A decentralized Oracle oracle system, mainly responsible for the trustworthy acquisition and verification of off-chain data. Unlike traditional Oracles, this Oracle system adapted for AI Agents may also need to create a combination architecture of multiple Agents including data collection layer, decision consensus layer, and execution feedback layer, so that the on-chain data required by Agents and off-chain computing and decision-making can be reached in real-time.
A decentralized storage DA system, due to the uncertainty of the knowledge base state during the operation of the AI Agent and the temporary nature of the reasoning process, requires a set of recording the key state library and reasoning paths behind LLM to be stored in a distributed storage system, and providing a cost-controlled data proof mechanism to ensure the data availability during public chain verification.

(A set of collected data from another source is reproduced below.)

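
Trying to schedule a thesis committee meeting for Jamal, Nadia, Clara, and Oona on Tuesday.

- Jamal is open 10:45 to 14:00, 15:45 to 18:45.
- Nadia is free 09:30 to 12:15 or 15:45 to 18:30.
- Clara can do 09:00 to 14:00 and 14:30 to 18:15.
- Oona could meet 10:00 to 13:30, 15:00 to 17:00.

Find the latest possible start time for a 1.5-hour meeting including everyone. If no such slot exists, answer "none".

Jamal ∩ Nadia: 10:45-12:15, 15:45-18:30.
Jamal ∩ Nadia ∩ Clara: 10:45-12:15, 15:45-18:15.
Jamal ∩ Nadia ∩ Clara ∩ Oona: 10:45-12:15, 15:45-17:00.
The last common window of at least 90 minutes is 10:45-12:15; a 90-minute meeting can start as late as 10:45 and still end by 12:15.

10:45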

A set of zero-knowledge proof ZKP privacy computing layer, which can be linked with privacy computing solutions including TEE, FHE, etc., to achieve real-time privacy computing + data proof verification, allowing Agents to have a wider range of vertical data sources (medical, financial), and then on top of that, more specialized custom services by Agents will appear.
A cross-chain interoperability protocol set, somewhat similar to the framework defined by the open-source MCP protocol, the difference lies in this Interoperability solution, which requires an adaptive Agent to run, pass, verify relays and communication scheduling mechanisms, capable of solving asset transfer and state synchronization issues between different chains, especially involving complex states such as Agent context and Prompts, knowledge base, Memory, etc.
……
In my opinion, the key to conquering the real web3 AI Agent should focus on how to make the "complex workflow" of the AI Agent and the "trust verification flow" of the blockchain fit together as much as possible. As for these incremental solutions, they may come from the upgrading and iteration of existing old narrative projects, or they may be re-created by projects on the new AI Agent narrative track.
This is the direction that the web3 AI Agent should strive to Build, which is in line with the fundamental innovation ecology of AI + Crypto macro narrative. Without related innovative exploration and differentiation competitive barriers, every move in the web2 AI track may disrupt the web3 AI.